As shown above a question is returned based on the `EXAMPLE_CONTEXT` provided to Llama2.

# Generate Context-Query Pairs using Batch GPU Inference

The HuggingFacePipeline can be used to Batch GPU Inferences and it will be demonstrated on a subset of the [Stanford Question Answering Dataset squad_v2](https://huggingface.co/datasets/squad_v2).

## Load SquadV2 Data

In [8]:
from datasets import load_dataset
from pathlib import Path
from types import SimpleNamespace

# Specify paths to data, prompt templates, llama model, etc.
paths = {'base_dir': Path.cwd().parents[0],
         'prompt_vanilla': 'notebooks/question-answering-prompts/vanilla.txt',
         'prompt_gbq': 'notebooks/question-answering-prompts/gbq.txt',
         'squad_data': 'data/squad_v2',
         'model': '/nvme4tb/Projects/llama2_models/Llama-2-13b-chat-hf',
         }

# Number of context samples for experimentation
NUM_SAMPLES = 100

# Convert from dictionary to SimpleNamespace
paths = SimpleNamespace(**paths)

# Load squad_v2 data locally from disk
df = load_dataset(str(paths.base_dir / paths.squad_data),
                  split='train').to_pandas()

# Remove redundant context
df = df.drop_duplicates(subset=['context', 'title']).reset_index(drop=True)

# Randomly select 50 contexts
df = df.sample(n=NUM_SAMPLES, random_state=42)[['id', 'context', 'question']]

# Print Info.
print(f'df.shape: {df.shape}')
print(f'Columns: {df.columns.tolist()}')

df.shape: (100, 3)
Columns: ['id', 'context', 'question']


In [9]:
# Update the hf pipeline batch size
hf.batch_size = 50

# Create a chain
chain_batch = llama2_prompt_template | hf.bind(stop=['\n\n'])

In [10]:
# Place the SquadV2 context in a list of dictionaries
contexts = []
for context in df.context.tolist():
    contexts.append({'context': context})

In [11]:
# Start time
st = time()

# GPU Batch Inference
queries = chain_batch.batch(contexts)

# Total time to generate the queries
total_secs = time() - st
secs_per_sample = (total_secs / NUM_SAMPLES)
print(f'Total Time to Generate {NUM_SAMPLES} Queries: {(total_secs / 60):.1f} mins.')
print(f'Avg.

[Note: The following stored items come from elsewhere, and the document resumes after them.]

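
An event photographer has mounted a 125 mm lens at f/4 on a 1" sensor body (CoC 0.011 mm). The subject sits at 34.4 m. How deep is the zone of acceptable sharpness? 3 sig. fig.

Hyperfocal distance H = f²/(N·c) + f = 125²/(4 × 0.011) + 125 = 15625/0.044 + 125 ≈ 355238.6 mm ≈ 355.2 m.
Near limit Dn = s·(H − f)/(H + s − 2f) = 34400 × (355238.6 − 125) / (355238.6 + 34400 − 2 × 125) = 34400 × 355113.6 / 389388.6 ≈ 31372.0 mm.
Far limit Df = s·(H − f)/(H − s) = 34400 × (355238.6 − 125) / (355238.6 − 34400) = 34400 × 355113.6 / 320838.6 ≈ 38074.9 mm.
Depth of field = Df − Dn = 38074.9 − 31372.0 ≈ 6702.9 mm ≈ 6.70 m.

6.70 m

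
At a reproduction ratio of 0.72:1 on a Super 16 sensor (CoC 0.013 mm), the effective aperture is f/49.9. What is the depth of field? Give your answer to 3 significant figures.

2.50 mm

At magnification m, DoF ≈ 2·N_eff·c/m² = 2 × 49.9 × 0.013 / 0.72² = 1.297 / 0.5184 ≈ 2.5 mm.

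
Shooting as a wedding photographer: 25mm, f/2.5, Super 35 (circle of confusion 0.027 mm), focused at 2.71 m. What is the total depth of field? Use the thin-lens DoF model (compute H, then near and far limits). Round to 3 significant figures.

Hyperfocal distance H = f²/(N·c) + f = 25²/(2.5 × 0.027) + 25 = 625/0.0675 + 25 ≈ 9284.3 mm ≈ 9.284 m.
Near limit Dn = s·(H − f)/(H + s − 2f) = 2710 × (9284.3 − 25) / (9284.3 + 2710 − 2 × 25) = 2710 × 9259.3 / 11944.3 ≈ 2100.8 mm.
Far limit Df = s·(H − f)/(H − s) = 2710 × (9284.3 − 25) / (9284.3 − 2710) = 2710 × 9259.3 / 6574.3 ≈ 3816.8 mm.
Depth of field = Df − Dn = 3816.8 − 2100.8 ≈ 1716.0 mm ≈ 1.72 m.

1.72 m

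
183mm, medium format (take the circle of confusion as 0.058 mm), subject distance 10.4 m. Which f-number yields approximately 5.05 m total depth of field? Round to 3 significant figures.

Write h = H − f = f²/(N·c). The thin-lens limits are Dn = s·h/(h + (s−f)) and Df = s·h/(h − (s−f)), so DoF = Df − Dn = 2·s·(s−f)·h / (h² − (s−f)²).
That is a quadratic in h: DoF·h² − 2·s·(s−f)·h − DoF·(s−f)² = 0 ⇒ h = (s−f)·(s + √(s² + DoF²)) / DoF = 10217 × (10400 + √(10400² + 5050²)) / 5050 = 10217 × (10400 + 11561.2) / 5050 ≈ 44431 mm.
Then N = f²/(c·h) = 183² / (0.058 × 44431) = 33489 / 2577.0 ≈ 13.

f/13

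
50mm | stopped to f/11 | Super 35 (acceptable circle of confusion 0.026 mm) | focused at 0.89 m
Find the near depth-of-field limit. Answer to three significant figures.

Hyperfocal distance H = f²/(N·c) + f = 50²/(11 × 0.026) + 50 = 2500/0.286 + 50 ≈ 8791.3 mm ≈ 8.791 m.
Near limit Dn = s·(H − f)/(H + s − 2f) = 890 × (8791.3 − 50) / (8791.3 + 890 − 2 × 50) = 890 × 8741.3 / 9581.3 ≈ 811.97 mm ≈ 0.812 m.

0.812 m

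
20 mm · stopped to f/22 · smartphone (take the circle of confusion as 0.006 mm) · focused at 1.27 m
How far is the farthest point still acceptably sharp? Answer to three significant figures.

Hyperfocal distance H = f²/(N·c) + f = 20²/(22 × 0.006) + 20 = 400/0.132 + 20 ≈ 3050.3 mm ≈ 3.050 m.
Far limit Df = s·(H − f)/(H − s) = 1270 × (3050.3 − 20) / (3050.3 − 1270) = 1270 × 3030.3 / 1780.3 ≈ 2161.7 mm ≈ 2.16 m.

2.16 m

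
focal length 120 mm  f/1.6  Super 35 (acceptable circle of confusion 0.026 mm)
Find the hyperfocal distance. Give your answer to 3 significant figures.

346 m

Hyperfocal distance H = f²/(N·c) + f = 120²/(1.6 × 0.026) + 120 = 14400/0.0416 + 120 ≈ 346273.8 mm ≈ 346 m.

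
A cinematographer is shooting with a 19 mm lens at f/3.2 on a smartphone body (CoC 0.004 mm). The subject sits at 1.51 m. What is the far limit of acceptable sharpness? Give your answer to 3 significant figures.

1.59 m

Hyperfocal distance H = f²/(N·c) + f = 19²/(3.2 × 0.004) + 19 = 361/0.0128 + 19 ≈ 28222.1 mm ≈ 28.22 m.
Far limit Df = s·(H − f)/(H − s) = 1510 × (28222.1 − 19) / (28222.1 − 1510) = 1510 × 28203.1 / 26712.1 ≈ 1594.3 mm ≈ 1.59 m.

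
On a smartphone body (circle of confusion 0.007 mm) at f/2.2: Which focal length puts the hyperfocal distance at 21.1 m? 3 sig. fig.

18.0 mm

From H = f²/(N·c) + f, with f ≪ H: f ≈ √(H·N·c) = √(21100 × 2.2 × 0.007) = √324.94 ≈ 18.03 mm.
The +f correction barely moves this — solving exactly, f² + N·c·f − N·c·H = 0 ⇒ f = (−N·c + √((N·c)² + 4·N·c·H))/2 = (−0.0154 + √1299.8)/2 ≈ 18.018 mm, so f ≈ 18.0 mm.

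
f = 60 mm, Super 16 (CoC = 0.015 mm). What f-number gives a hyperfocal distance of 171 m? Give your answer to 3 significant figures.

f/1.40

Rearrange H = f²/(N·c) + f for N: N = f² / ((H − f)·c).
N = 60² / ((171000 − 60) × 0.015) = 3600 / 2564 ≈ 1.40.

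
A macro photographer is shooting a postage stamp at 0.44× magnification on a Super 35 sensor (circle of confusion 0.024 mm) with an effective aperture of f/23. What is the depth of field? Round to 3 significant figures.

5.70 mm

At magnification m, DoF ≈ 2·N_eff·c/m² = 2 × 23 × 0.024 / 0.44² = 1.104 / 0.1936 ≈ 5.7 mm.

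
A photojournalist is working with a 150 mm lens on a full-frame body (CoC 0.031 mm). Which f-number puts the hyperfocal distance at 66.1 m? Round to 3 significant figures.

Rearrange H = f²/(N·c) + f for N: N = f² / ((H − f)·c).
N = 150² / ((66100 − 150) × 0.031) = 22500 / 2044 ≈ 11.

f/11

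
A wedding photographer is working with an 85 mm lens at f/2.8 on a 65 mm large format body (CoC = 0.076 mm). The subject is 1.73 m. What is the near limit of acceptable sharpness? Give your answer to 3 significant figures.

Hyperfocal distance H = f²/(N·c) + f = 85²/(2.8 × 0.076) + 85 = 7225/0.2128 + 85 ≈ 34037.1 mm ≈ 34.04 m.
Near limit Dn = s·(H − f)/(H + s − 2f) = 1730 × (34037.1 − 85) / (34037.1 + 1730 − 2 × 85) = 1730 × 33952.1 / 35597.1 ≈ 1650.1 mm ≈ 1.65 m.

1.65 m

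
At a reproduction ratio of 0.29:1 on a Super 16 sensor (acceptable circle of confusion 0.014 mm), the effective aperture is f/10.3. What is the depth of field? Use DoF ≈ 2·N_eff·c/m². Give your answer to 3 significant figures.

At magnification m, DoF ≈ 2·N_eff·c/m² = 2 × 10.3 × 0.014 / 0.29² = 0.2884 / 0.0841 ≈ 3.43 mm.

3.43 mm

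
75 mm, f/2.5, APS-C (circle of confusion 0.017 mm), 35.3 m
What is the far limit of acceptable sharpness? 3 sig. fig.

48.1 m

Hyperfocal distance H = f²/(N·c) + f = 75²/(2.5 × 0.017) + 75 = 5625/0.0425 + 75 ≈ 132427.9 mm ≈ 132.4 m.
Far limit Df = s·(H − f)/(H − s) = 35300 × (132427.9 − 75) / (132427.9 − 35300) = 35300 × 132352.9 / 97127.9 ≈ 48102 mm ≈ 48.1 m.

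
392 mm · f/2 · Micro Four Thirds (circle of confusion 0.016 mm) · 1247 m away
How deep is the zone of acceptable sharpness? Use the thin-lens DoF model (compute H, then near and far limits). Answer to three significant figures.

Hyperfocal distance H = f²/(N·c) + f = 392²/(2 × 0.016) + 392 = 153664/0.032 + 392 ≈ 4802392.0 mm ≈ 4802 m.
Near limit Dn = s·(H − f)/(H + s − 2f) = 1247000 × (4802392.0 − 392) / (4802392.0 + 1247000 − 2 × 392) = 1247000 × 4802000.0 / 6048608.0 ≈ 989995 mm.
Far limit Df = s·(H − f)/(H − s) = 1247000 × (4802392.0 − 392) / (4802392.0 − 1247000) = 1247000 × 4802000.0 / 3555392.0 ≈ 1684229 mm.
Depth of field = Df − Dn = 1684229 − 989995 ≈ 694234 mm ≈ 694 m.

694 m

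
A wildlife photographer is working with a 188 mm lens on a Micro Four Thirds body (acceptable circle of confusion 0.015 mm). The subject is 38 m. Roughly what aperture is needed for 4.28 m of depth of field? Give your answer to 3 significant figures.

f/3.50

Write h = H − f = f²/(N·c). The thin-lens limits are Dn = s·h/(h + (s−f)) and Df = s·h/(h − (s−f)), so DoF = Df − Dn = 2·s·(s−f)·h / (h² − (s−f)²).
That is a quadratic in h: DoF·h² − 2·s·(s−f)·h − DoF·(s−f)² = 0 ⇒ h = (s−f)·(s + √(s² + DoF²)) / DoF = 37812 × (38000 + √(38000² + 4280²)) / 4280 = 37812 × (38000 + 38240.3) / 4280 ≈ 673551 mm.
Then N = f²/(c·h) = 188² / (0.015 × 673551) = 35344 / 10103 ≈ 3.50.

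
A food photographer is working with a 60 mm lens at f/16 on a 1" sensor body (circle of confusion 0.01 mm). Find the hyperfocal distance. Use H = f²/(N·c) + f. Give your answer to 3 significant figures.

22.6 m

Hyperfocal distance H = f²/(N·c) + f = 60²/(16 × 0.01) + 60 = 3600/0.16 + 60 ≈ 22560.0 mm ≈ 22.6 m.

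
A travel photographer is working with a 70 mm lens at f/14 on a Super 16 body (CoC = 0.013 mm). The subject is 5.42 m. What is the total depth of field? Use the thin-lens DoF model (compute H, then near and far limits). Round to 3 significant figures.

Hyperfocal distance H = f²/(N·c) + f = 70²/(14 × 0.013) + 70 = 4900/0.182 + 70 ≈ 26993.1 mm ≈ 26.99 m.
Near limit Dn = s·(H − f)/(H + s − 2f) = 5420 × (26993.1 − 70) / (26993.1 + 5420 − 2 × 70) = 5420 × 26923.1 / 32273.1 ≈ 4521.5 mm.
Far limit Df = s·(H − f)/(H − s) = 5420 × (26993.1 − 70) / (26993.1 − 5420) = 5420 × 26923.1 / 21573.1 ≈ 6764.1 mm.
Depth of field = Df − Dn = 6764.1 − 4521.5 ≈ 2242.6 mm ≈ 2.24 m.

2.24 m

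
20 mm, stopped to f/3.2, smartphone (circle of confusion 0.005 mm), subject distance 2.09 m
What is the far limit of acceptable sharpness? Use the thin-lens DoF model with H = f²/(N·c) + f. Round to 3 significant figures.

Hyperfocal distance H = f²/(N·c) + f = 20²/(3.2 × 0.005) + 20 = 400/0.016 + 20 ≈ 25020.0 mm ≈ 25.02 m.
Far limit Df = s·(H − f)/(H − s) = 2090 × (25020.0 − 20) / (25020.0 − 2090) = 2090 × 25000.0 / 22930.0 ≈ 2278.7 mm ≈ 2.28 m.

2.28 m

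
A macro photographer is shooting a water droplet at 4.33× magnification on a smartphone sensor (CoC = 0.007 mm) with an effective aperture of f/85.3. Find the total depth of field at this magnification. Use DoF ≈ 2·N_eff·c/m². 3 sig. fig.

0.0637 mm

At magnification m, DoF ≈ 2·N_eff·c/m² = 2 × 85.3 × 0.007 / 4.33² = 1.194 / 18.75 ≈ 0.0637 mm.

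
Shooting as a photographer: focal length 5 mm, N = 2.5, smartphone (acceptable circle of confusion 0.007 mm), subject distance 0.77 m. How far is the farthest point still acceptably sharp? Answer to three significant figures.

1.66 m

Hyperfocal distance H = f²/(N·c) + f = 5²/(2.5 × 0.007) + 5 = 25/0.0175 + 5 ≈ 1433.6 mm ≈ 1.434 m.
Far limit Df = s·(H − f)/(H − s) = 770 × (1433.6 − 5) / (1433.6 − 770) = 770 × 1428.6 / 663.6 ≈ 1657.7 mm ≈ 1.66 m.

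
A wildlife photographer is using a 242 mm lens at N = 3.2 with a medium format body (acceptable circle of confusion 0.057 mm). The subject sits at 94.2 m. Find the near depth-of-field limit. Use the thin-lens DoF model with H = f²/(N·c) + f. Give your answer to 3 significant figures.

72.9 m

Hyperfocal distance H = f²/(N·c) + f = 242²/(3.2 × 0.057) + 242 = 58564/0.1824 + 242 ≈ 321316.6 mm ≈ 321.3 m.
Near limit Dn = s·(H − f)/(H + s − 2f) = 94200 × (321316.6 − 242) / (321316.6 + 94200 − 2 × 242) = 94200 × 321074.6 / 415032.6 ≈ 72874 mm ≈ 72.9 m.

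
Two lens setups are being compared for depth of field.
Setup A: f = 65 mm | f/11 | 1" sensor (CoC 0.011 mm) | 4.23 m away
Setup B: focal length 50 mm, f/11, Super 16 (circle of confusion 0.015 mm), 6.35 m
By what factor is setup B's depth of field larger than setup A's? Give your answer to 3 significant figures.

6.24

Setup A: H = 65²/(11×0.011) + 65 ≈ 34982.4 mm; DoF = Df − Dn = 4802.9 − 3779.2 ≈ 1023.7 mm.
Setup B: H = 50²/(11×0.015) + 50 ≈ 15201.5 mm; DoF = Df − Dn = 10869.6 − 4485.1 ≈ 6384.5 mm.
Ratio = 6384.5 / 1023.7 ≈ 6.24.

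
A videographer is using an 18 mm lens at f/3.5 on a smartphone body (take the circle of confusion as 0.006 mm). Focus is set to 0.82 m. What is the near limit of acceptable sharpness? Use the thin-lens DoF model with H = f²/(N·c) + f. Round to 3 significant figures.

Hyperfocal distance H = f²/(N·c) + f = 18²/(3.5 × 0.006) + 18 = 324/0.021 + 18 ≈ 15446.6 mm ≈ 15.45 m.
Near limit Dn = s·(H − f)/(H + s − 2f) = 820 × (15446.6 − 18) / (15446.6 + 820 − 2 × 18) = 820 × 15428.6 / 16230.6 ≈ 779.48 mm ≈ 0.779 m.

0.779 m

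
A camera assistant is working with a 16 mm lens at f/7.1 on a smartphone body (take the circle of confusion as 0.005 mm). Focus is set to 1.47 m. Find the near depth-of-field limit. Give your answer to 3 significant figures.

1.22 m

Hyperfocal distance H = f²/(N·c) + f = 16²/(7.1 × 0.005) + 16 = 256/0.0355 + 16 ≈ 7227.3 mm ≈ 7.227 m.
Near limit Dn = s·(H − f)/(H + s − 2f) = 1470 × (7227.3 − 16) / (7227.3 + 1470 − 2 × 16) = 1470 × 7211.3 / 8665.3 ≈ 1223.3 mm ≈ 1.22 m.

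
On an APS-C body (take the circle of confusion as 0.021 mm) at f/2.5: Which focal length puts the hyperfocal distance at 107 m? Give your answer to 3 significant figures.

74.9 mm

From H = f²/(N·c) + f, with f ≪ H: f ≈ √(H·N·c) = √(107000 × 2.5 × 0.021) = √5617.5 ≈ 74.95 mm.
Exact: f² + N·c·f − N·c·H = 0 ⇒ f = (−N·c + √((N·c)² + 4·N·c·H))/2 = (−0.0525 + √22470)/2 ≈ 74.924 mm ≈ 74.9 mm.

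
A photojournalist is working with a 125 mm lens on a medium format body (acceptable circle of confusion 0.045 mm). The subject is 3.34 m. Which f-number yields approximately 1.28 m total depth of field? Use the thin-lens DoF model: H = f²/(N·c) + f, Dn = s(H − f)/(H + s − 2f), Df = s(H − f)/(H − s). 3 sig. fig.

Write h = H − f = f²/(N·c). The thin-lens limits are Dn = s·h/(h + (s−f)) and Df = s·h/(h − (s−f)), so DoF = Df − Dn = 2·s·(s−f)·h / (h² − (s−f)²).
That is a quadratic in h: DoF·h² − 2·s·(s−f)·h − DoF·(s−f)² = 0 ⇒ h = (s−f)·(s + √(s² + DoF²)) / DoF = 3215 × (3340 + √(3340² + 1280²)) / 1280 = 3215 × (3340 + 3576.87) / 1280 ≈ 17373 mm.
Then N = f²/(c·h) = 125² / (0.045 × 17373) = 15625 / 781.80 ≈ 20.

f/20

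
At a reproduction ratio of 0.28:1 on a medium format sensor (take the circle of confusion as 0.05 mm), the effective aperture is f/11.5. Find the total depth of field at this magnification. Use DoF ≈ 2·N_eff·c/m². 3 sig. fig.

At magnification m, DoF ≈ 2·N_eff·c/m² = 2 × 11.5 × 0.05 / 0.28² = 1.15 / 0.0784 ≈ 14.7 mm.

14.7 mm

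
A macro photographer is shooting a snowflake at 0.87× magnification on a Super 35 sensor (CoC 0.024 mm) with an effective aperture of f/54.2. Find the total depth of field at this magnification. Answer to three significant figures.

3.44 mm

At magnification m, DoF ≈ 2·N_eff·c/m² = 2 × 54.2 × 0.024 / 0.87² = 2.602 / 0.7569 ≈ 3.44 mm.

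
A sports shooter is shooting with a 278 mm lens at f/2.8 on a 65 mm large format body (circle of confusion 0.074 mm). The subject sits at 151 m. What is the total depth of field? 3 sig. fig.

Hyperfocal distance H = f²/(N·c) + f = 278²/(2.8 × 0.074) + 278 = 77284/0.2072 + 278 ≈ 373270.3 mm ≈ 373.3 m.
Near limit Dn = s·(H − f)/(H + s − 2f) = 151000 × (373270.3 − 278) / (373270.3 + 151000 − 2 × 278) = 151000 × 372992.3 / 523714.3 ≈ 107543 mm.
Far limit Df = s·(H − f)/(H − s) = 151000 × (373270.3 − 278) / (373270.3 − 151000) = 151000 × 372992.3 / 222270.3 ≈ 253393 mm.
Depth of field = Df − Dn = 253393 − 107543 ≈ 145850 mm ≈ 146 m.

146 m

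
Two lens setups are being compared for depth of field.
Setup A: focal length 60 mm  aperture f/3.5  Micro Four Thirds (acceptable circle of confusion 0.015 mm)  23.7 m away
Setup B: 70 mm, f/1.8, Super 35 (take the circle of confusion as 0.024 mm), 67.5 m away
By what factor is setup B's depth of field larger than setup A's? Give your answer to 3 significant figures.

Setup A: H = 60²/(3.5×0.015) + 60 ≈ 68631.4 mm; DoF = Df − Dn = 36169 − 17624 ≈ 18545 mm.
Setup B: H = 70²/(1.8×0.024) + 70 ≈ 113495.9 mm; DoF = Df − Dn = 166455 − 42333 ≈ 124122 mm.
Ratio = 124122 / 18545 ≈ 6.69.

6.69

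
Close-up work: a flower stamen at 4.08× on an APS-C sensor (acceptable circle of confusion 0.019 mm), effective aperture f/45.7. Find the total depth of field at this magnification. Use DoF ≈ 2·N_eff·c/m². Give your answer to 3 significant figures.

0.104 mm

At magnification m, DoF ≈ 2·N_eff·c/m² = 2 × 45.7 × 0.019 / 4.08² = 1.737 / 16.65 ≈ 0.104 mm.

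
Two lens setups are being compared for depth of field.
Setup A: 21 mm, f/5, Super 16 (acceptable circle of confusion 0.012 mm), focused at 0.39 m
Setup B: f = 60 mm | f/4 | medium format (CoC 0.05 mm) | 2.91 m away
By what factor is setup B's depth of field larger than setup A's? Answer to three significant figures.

Setup A: H = 21²/(5×0.012) + 21 ≈ 7371.0 mm; DoF = Df − Dn = 410.615 − 371.356 ≈ 39.259 mm.
Setup B: H = 60²/(4×0.05) + 60 ≈ 18060.0 mm; DoF = Df − Dn = 3457.43 − 2512.23 ≈ 945.20 mm.
Ratio = 945.20 / 39.259 ≈ 24.1.

24.1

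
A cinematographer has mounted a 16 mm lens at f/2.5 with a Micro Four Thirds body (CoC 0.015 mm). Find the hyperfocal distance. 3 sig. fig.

Hyperfocal distance H = f²/(N·c) + f = 16²/(2.5 × 0.015) + 16 = 256/0.0375 + 16 ≈ 6842.7 mm ≈ 6.84 m.

6.84 m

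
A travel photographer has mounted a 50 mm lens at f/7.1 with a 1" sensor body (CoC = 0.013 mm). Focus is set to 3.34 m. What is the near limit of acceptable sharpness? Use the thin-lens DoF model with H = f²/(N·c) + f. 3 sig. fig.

2.98 m

Hyperfocal distance H = f²/(N·c) + f = 50²/(7.1 × 0.013) + 50 = 2500/0.0923 + 50 ≈ 27135.6 mm ≈ 27.14 m.
Near limit Dn = s·(H − f)/(H + s − 2f) = 3340 × (27135.6 − 50) / (27135.6 + 3340 − 2 × 50) = 3340 × 27085.6 / 30375.6 ≈ 2978.2 mm ≈ 2.98 m.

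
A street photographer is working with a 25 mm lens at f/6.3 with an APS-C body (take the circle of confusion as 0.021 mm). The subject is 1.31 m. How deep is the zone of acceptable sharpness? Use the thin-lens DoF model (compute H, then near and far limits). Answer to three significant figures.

Hyperfocal distance H = f²/(N·c) + f = 25²/(6.3 × 0.021) + 25 = 625/0.1323 + 25 ≈ 4749.1 mm ≈ 4.749 m.
Near limit Dn = s·(H − f)/(H + s − 2f) = 1310 × (4749.1 − 25) / (4749.1 + 1310 − 2 × 25) = 1310 × 4724.1 / 6009.1 ≈ 1029.87 mm.
Far limit Df = s·(H − f)/(H − s) = 1310 × (4749.1 − 25) / (4749.1 − 1310) = 1310 × 4724.1 / 3439.1 ≈ 1799.47 mm.
Depth of field = Df − Dn = 1799.47 − 1029.87 ≈ 769.60 mm ≈ 0.770 m.

0.770 m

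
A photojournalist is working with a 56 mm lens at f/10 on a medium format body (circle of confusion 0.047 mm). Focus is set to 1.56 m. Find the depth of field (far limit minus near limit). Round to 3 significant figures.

Hyperfocal distance H = f²/(N·c) + f = 56²/(10 × 0.047) + 56 = 3136/0.47 + 56 ≈ 6728.3 mm ≈ 6.728 m.
Near limit Dn = s·(H − f)/(H + s − 2f) = 1560 × (6728.3 − 56) / (6728.3 + 1560 − 2 × 56) = 1560 × 6672.3 / 8176.3 ≈ 1273.05 mm.
Far limit Df = s·(H − f)/(H − s) = 1560 × (6728.3 − 56) / (6728.3 − 1560) = 1560 × 6672.3 / 5168.3 ≈ 2013.96 mm.
Depth of field = Df − Dn = 2013.96 − 1273.05 ≈ 740.91 mm ≈ 0.741 m.

0.741 m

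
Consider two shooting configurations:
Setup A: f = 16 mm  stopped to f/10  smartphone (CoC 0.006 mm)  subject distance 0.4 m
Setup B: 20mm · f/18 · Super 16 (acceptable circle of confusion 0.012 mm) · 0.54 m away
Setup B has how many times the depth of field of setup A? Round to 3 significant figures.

4.54

Setup A: H = 16²/(10×0.006) + 16 ≈ 4282.7 mm; DoF = Df − Dn = 439.560 − 366.972 ≈ 72.588 mm.
Setup B: H = 20²/(18×0.012) + 20 ≈ 1871.9 mm; DoF = Df − Dn = 750.83 − 421.61 ≈ 329.22 mm.
Ratio = 329.22 / 72.588 ≈ 4.54.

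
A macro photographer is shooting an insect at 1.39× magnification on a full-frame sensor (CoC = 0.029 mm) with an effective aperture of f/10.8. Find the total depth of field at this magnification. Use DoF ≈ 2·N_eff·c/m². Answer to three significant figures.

At magnification m, DoF ≈ 2·N_eff·c/m² = 2 × 10.8 × 0.029 / 1.39² = 0.6264 / 1.932 ≈ 0.324 mm.

0.324 mm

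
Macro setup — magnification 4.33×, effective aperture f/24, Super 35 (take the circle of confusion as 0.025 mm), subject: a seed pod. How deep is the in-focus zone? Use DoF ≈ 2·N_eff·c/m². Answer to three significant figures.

At magnification m, DoF ≈ 2·N_eff·c/m² = 2 × 24 × 0.025 / 4.33² = 1.2 / 18.75 ≈ 0.064 mm.

0.0640 mm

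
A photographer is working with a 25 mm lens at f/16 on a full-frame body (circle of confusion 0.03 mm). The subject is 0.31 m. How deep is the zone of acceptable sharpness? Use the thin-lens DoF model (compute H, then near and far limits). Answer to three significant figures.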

Amount of Seconds Per Sample: {secs_per_sample:.1f}')

Total Time to Generate 100 Queries: 4.5 mins.
Avg. Amount of Seconds Per Sample: 2.7


In [12]:
# Assign to dataframe and strip any whitespaces
df['query'] = [x.strip() for x in queries]

# View a few examples
for ii in range(3):
    print(f'Example # {ii + 1}')
    print(f'Context: {df.iloc[ii].context}')
    print(f'Synthetic Query: {df.iloc[ii].question}\n')

Example # 1
Context: The Oklahoma City Police Department, has a uniformed force of 1,169 officers and 300+ civilian employees. The Department has a central police station and five substations covering 2,500 police reporting districts that average 1/4 square mile in size.
Synthetic Query: How many substations does Oklahoma city have?

Example # 2
Context: The U.S. Federal Reserve and central banks around the world have taken steps to expand money supplies to avoid the risk of a deflationary spiral, in which lower wages and higher unemployment lead to a self-reinforcing decline in global consumption. In addition, governments have enacted large fiscal stimulus packages, by borrowing and spending to offset the reduction in private sector demand caused by the crisis. The U.S. Federal Reserve's new and expanded liquidity facilities were intended to enable the central bank to fulfill its traditional lender-of-last-resort role during the crisis while mitigating stigma, broadening the set of in

This notebook showcased several LangChain features and is generic so other models or prompt templates can be easily integrated for your application.